隣室の三○一号室の住民、向かいの三○三号室の住民、更には他の階の住民に至るまで、三○二号室の人物の姿を目撃した者はいなかった。
私自身も調査で近くに赴いた際、当然のように顔を合わせたり、会話を交わしたりできるものと考えていたため、これには強い違和感を覚えた。
ある日、現地調査の一環として三○二号室のドアをノックした。返答がなければ再調査の依頼を上司に提出する必要があったためだ。
ノック後、すぐに中から女性の声で「はい」との返事が返ってきた。私はその声に安心し、ドアを開けてもらうようお願いした。だが、しばらくの沈黙の後、「今は、無理です」とだけ短く返された。

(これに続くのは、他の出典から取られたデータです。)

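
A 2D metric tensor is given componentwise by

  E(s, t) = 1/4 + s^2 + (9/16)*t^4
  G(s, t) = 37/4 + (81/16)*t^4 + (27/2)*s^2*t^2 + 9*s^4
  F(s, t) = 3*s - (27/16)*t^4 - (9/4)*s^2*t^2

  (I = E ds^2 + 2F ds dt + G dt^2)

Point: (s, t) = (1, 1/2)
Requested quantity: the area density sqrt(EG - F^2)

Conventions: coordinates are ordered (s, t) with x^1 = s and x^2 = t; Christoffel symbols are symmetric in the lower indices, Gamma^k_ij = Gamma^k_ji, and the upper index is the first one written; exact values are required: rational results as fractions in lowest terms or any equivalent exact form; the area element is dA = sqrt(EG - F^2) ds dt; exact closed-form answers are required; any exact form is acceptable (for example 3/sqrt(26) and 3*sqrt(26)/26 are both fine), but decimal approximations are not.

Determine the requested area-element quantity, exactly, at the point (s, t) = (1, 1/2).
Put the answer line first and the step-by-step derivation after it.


Answer: sqrt(EG - F^2) = sqrt(23306)/32

E = 329/256, F = 597/256, G = 5617/256; EG - F^2 = 11653/512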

そこから先は音沙汰がなく、ドアは固く閉ざされたままだった。
この応答は私に大きな疑念を抱かせた。
なぜ中にいる人物は住民と顔を合わせることを避け、極力接触を拒むのか。
郵便物は確かに届き、回収もされているはずなのに、その姿は誰にも見られていない。
存在しているはずの人物が「見えない」、まるで幽霊のような状況だった。
当初は住民のプライバシーや内向的な性格によるものかとも思ったが、調査を進めるうちに三○二号室の特異な点が次々と明らかになっていく。
郵便物が入るが不自然に消える、住民票がない、部屋の間取りが他と異なる……。
こうした点が積み重なり、私はこの住人の正体を解明しなければならない使命感を強く抱いた。
これ以降、私たち防犯推進課のチームは三○二号室を中心に調査を進め、複数の職員が交代で監視や聞き取りを行ったが、不気味なほどに住人の実態は掴めなかった。
住人の安全確認はもちろん、近隣住民の不安解消のためにも、早急に詳細な調査と対策が必要だと痛感している。
私のこの証言が、今後の調査の一助となり、三○二号室にまつわる謎の解明に繋がることを願ってやまない。